Congo : Entre usurpation de titre, comportant déviant, nomination de préfets et crise économique

 

Un faux médecin abusait des femmes au C.h.u de Brazzaville

 

La nouvelle s’est répandue comme une traînée de poudre au C.h.u (Centre hospitalier et université) de Brazzaville. Un jeune homme de 21 ans, se faisant passer pour le docteur Christ Ngouloubi exerçant dans le plus grand centre sanitaire de la capitale, dérobait les blouses des médecins et des dossiers des malades et savait jouer de la vulnérabilité des jeunes demoiselles. Il abusait d’elles, ensuite, sans susciter le moindre soupçon de la part des usagers et des agents du C.h.u. Il entraînait ses «proies» dans une des salles de consultation où tout se passait. C’est là que des gens ont fini par découvrir le pot aux roses, la nuit du lundi 30 à mardi 31 janvier 2017. Vérification faite, on a découvert son vrai nom et il serait étudiant de Troisième année de droit à l’Université Marien Ngouabi. Il a été remis entre les mains de la police judiciaire.  Il semblerait qu’il y aurait d’autres faux médecins opérant tranquillement au C.h.u où ils escroquent facilement de l’argent aux parents des malades, prétendant leur rendre service. Mais, la direction générale du C.h.u est déterminée à mettre de l’ordre dans son enceinte, pour ne plus tomber dans ce genre de situation.

Des chanvreurs cueillis comme des mouches à la Glacière!

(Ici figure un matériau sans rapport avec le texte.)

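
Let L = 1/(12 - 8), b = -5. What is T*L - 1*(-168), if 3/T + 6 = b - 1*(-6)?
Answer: 3357/20 ≈ 167.85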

Le contrebas du périmètre de la Présidence de la République, du côté de la Glacière, à Bacongo, le deuxième arrondissement de Brazzaville, était souvent pollué par l’odeur du chanvre indien. Des bandits, civils et, parfois, agents de la Force publique, insouciants, l’avaient transformé en fumoir. Ils se plaisaient dans ce «paradis» qu’ils écumaient, en s’adonnant à leur sport favori. Ils agressaient, par ailleurs, les passants, rackettant certains, qui se voyaient dépouiller de leurs biens. Des éléments de la Garde républicaine ont lancé un assaut contre ce «paradis», il y a quelques jours. Résultat: ils ont mis la main sur les fumeurs de chanvre qui s’y trouvaient déjà et tendu un guet-apens à ceux qui devaient rejoindre le lieu. Ceux-ci étaient cueillis comme des mouches, les uns après les autres. Tous ont été remis à la police, qui les a placés en garde-à-vue dans un commissariat. Un joli coup de filet qui permet de rétablir la sécurité dans cette zone.

De nouveaux préfets pour les départements du Pool, de la Bouenza et la Lékoumou

Suivant un décret signé par le Président de la République et publié le 24 janvier 2017, trois nouveaux préfets de départements et quatre secrétaires généraux d’arrondissements ont été nommés. Il s’agit du colonel Jules Monkala-Tchoumou, préfet de la Bouenza (en remplacement de Célestin Tombet-Kendé), du colonel Georges Kilébé, préfet du Pool, en remplacement de Michel Sangha qui est muté comme préfet dans la Lékoumou où il remplace André Ovu. Quant aux secrétaires généraux d’arrondissements, il s’agit de: Mme Emma Henriette Berthe Bassinga, née Nganzabi, dans le premier arrondissement de Dolisie; Fidèle Lucien Saya, dans le deuxième arrondissement de Dolisie, Jean-Louis Jacob Bienné Lecomte, dans le premier arrondissement de Nkayi et de Mme Flore Nadège Andziou, dans le premier arrondissement de Ouesso.

La crise provoque la perte de nombreux emplois, comme à la Cfao Pointe-Noire

On ne le dira jamais assez, la crise économique que traverse le pays depuis la chute du prix du baril de pétrole il y a deux ans, a des effets néfastes dans les entreprises. Celles-ci sont obligées de réduire leurs activités, diminuer les salaires ou en tout cas, procéder à des licenciements temporaires ou même définitifs. A la Cfao Pointe-Noire, une dizaine de travailleurs ont été licenciés au cours du mois de janvier dernier. Seulement, ces travailleurs contestent la manière dont ils ont été remerciés et l’insuffisance de leurs droits. Le collectif des travailleurs licenciés de la société Cfao Pointe-Noire a saisi, par courrier du 24 janvier 2017, la direction départementale du travail à Pointe-Noire, pour protester. Pour ce collectif, la direction générale de la Cfao n’a pas respecté l’arrêté n°170 portant composition et fonctionnement de la commission des litiges. Car leur délégué n’était pas autorisé à siéger à cette commission, quand la décision de les licencier a été prise. Il demande que «justice soit faite».